Faisal ben Farhane: la décision de l’Opep+ est purement économique

  • «La décision de l'Opep+ a été prise par les États membres qui recherchent la stabilité du marché et servent les intérêts des producteurs et des consommateurs», a déclaré le prince Faisal ben Farhane
  • Le ministre saoudien des Affaires étrangères a rappelé la position du Royaume, «qui encourage les différentes parties au dialogue afin de mettre fin au conflit»

RIYAD: RIYAD: La récente décision de l'Opep+ consistant à réduire l'objectif de production de 2 millions de barils par jour en novembre a été prise pour des raisons purement économiques: c’est ce qu’a déclaré mardi dernier le ministre saoudien des Affaires étrangères, le prince Faisal ben Farhane, à la chaîne d'information Al-Arabiya.

Les ministres de l'Énergie des pays producteurs de pétrole membres du groupe sont convenus des réductions lors de leur réunion la semaine dernière. Elles entreront en vigueur le mois prochain.

«La décision de l'Opep+ a été prise à l'unanimité par les États membres», a déclaré Faisal ben Farhane, qui a ajouté que «les pays de l'Opep+ qui recherchent la stabilité du marché et servent les intérêts des producteurs ainsi que des consommateurs ont agi de manière responsable et ils ont pris la décision appropriée».

Le ministre saoudien s’est également exprimé sur la relation entre son pays et les États-Unis, qu’il a définie comme «stratégique en termes de soutien de la sécurité régionale».

«La coopération militaire entre l'Arabie saoudite et les États-Unis sert les intérêts des deux pays et contribue à la stabilité de la région», a estimé Faisal ben Farhane, qualifiant les relations entre Washington et Riyad d’«institutionnelles depuis leur établissement».

Au sujet de la relation entre l'Arabie saoudite et la Chine, le prince Faisal a déclaré qu'elle «est avant tout économique» et «se traduit par de nombreux projets communs en cours».

Concernant la guerre entre la Russie et l'Ukraine, le prince Faisal a réitéré la position du Royaume, «qui encourage les différentes parties au dialogue afin de mettre fin au conflit».

«La guerre ne touche pas seulement l’Ukraine, mais le monde entier. Nous devons trouver des moyens pour arrêter la guerre en Ukraine», a-t-il souligné.

Le ministre saoudien des Affaires étrangères s’est par ailleurs prononcé sur la situation au Yémen, affirmant que «les efforts pour prolonger la trêve au Yémen sont en cours et que le gouvernement yéménite fait à la fois preuve d'une grande flexibilité et de responsabilité dans ses efforts pour protéger les intérêts du pays».

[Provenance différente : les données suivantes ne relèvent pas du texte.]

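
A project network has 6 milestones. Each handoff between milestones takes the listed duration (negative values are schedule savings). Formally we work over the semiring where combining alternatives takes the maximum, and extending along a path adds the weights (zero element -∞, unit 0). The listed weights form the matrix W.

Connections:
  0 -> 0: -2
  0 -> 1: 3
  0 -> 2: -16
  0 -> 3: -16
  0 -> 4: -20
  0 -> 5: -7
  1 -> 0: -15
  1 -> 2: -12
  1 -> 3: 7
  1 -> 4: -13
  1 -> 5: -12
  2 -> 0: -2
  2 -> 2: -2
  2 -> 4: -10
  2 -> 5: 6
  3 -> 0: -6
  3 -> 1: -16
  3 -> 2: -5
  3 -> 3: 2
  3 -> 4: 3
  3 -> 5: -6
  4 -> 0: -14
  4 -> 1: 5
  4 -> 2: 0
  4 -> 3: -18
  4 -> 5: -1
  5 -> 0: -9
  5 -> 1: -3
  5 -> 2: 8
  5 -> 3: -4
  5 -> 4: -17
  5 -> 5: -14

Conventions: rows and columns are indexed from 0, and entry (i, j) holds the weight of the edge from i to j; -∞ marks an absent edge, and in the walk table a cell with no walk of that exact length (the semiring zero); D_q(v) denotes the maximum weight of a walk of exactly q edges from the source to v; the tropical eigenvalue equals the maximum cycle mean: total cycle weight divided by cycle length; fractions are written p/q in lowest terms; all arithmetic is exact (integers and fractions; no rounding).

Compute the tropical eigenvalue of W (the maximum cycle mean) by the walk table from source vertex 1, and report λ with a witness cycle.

q=0: [-∞, 0, -∞, -∞, -∞, -∞]
q=1: [-15, -∞, -12, 7, -13, -12]
q=2: [1, -8, 2, 9, 10, 1]
q=3: [3, 15, 10, 11, 12, 9]
q=4: [8, 17, 17, 22, 14, 16]
q=5: [16, 19, 24, 24, 25, 23]
q=6: [22, 30, 31, 26, 27, 30]
Optimal cycle mean attained by: cycle 2->5->2, total 6 + 8, length 2.
Answer: λ = 7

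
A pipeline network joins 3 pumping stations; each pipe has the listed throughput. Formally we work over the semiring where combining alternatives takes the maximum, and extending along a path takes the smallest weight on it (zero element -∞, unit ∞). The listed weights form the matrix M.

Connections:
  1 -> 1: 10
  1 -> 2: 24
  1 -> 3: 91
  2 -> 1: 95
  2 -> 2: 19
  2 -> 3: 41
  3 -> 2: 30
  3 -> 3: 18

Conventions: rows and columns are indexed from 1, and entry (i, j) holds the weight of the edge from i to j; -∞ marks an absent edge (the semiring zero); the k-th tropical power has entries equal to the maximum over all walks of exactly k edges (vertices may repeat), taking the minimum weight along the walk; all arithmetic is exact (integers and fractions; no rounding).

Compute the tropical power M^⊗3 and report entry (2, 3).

M^⊗2:
  [24, 30, 24]
  [19, 30, 91]
  [30, 19, 30]
M^⊗3:
  [30, 24, 30]
  [30, 30, 30]
  [19, 30, 30]
Key observation: the optimum is the walk 2->3->2->3, with weight 41 min 30 min 41 = 30.
Optimal value attained by: walk 2->3->2->3.
Answer: (M^⊗3)[2][3] = 30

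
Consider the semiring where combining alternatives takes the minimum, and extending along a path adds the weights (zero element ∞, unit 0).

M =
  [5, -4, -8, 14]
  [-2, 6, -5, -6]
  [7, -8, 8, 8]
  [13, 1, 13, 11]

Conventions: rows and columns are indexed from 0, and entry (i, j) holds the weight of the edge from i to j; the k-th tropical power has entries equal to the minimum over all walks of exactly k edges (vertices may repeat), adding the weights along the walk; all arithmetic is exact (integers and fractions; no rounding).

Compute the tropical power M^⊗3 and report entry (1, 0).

M^⊗2:
  [-6, -16, -9, -10]
  [2, -13, -10, 0]
  [-10, -2, -13, -14]
  [-1, 5, -4, -5]
M^⊗3:
  [-18, -17, -21, -22]
  [-15, -18, -18, -19]
  [-6, -21, -18, -8]
  [3, -12, -9, -1]
Key observation: the optimum is the walk 1->2->1->0, with weight (-5) + (-8) + (-2) = -15.
Optimal value attained by: walk 1->2->1->0.
Answer: (M^⊗3)[1][0] = -15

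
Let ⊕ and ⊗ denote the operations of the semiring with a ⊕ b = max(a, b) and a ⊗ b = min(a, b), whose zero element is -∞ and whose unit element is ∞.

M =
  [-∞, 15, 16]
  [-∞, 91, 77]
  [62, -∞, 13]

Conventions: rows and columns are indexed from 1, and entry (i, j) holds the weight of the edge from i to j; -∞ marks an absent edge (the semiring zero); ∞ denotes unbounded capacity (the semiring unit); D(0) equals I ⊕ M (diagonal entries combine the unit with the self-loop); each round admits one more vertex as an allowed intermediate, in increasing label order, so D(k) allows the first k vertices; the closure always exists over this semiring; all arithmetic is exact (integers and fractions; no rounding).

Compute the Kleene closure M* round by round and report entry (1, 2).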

«Le Royaume, la Coalition pour restaurer la légitimité au Yémen et le gouvernement yéménite tiennent à prolonger la trêve dans le pays», a affirmé le prince Faisal.

Interrogé sur l’Iran et l’Irak, Faisal ben Farhane a déclaré que «les pourparlers de Téhéran n'ont pas encore produit de résultats tangibles» et que «le Royaume envisage d'entamer un sixième cycle de négociations». Sur la question irakienne, le ministre a conclu en faisant part de l’espoir de son pays de voir l’Irak «surmonter les troubles politiques dont il souffre actuellement».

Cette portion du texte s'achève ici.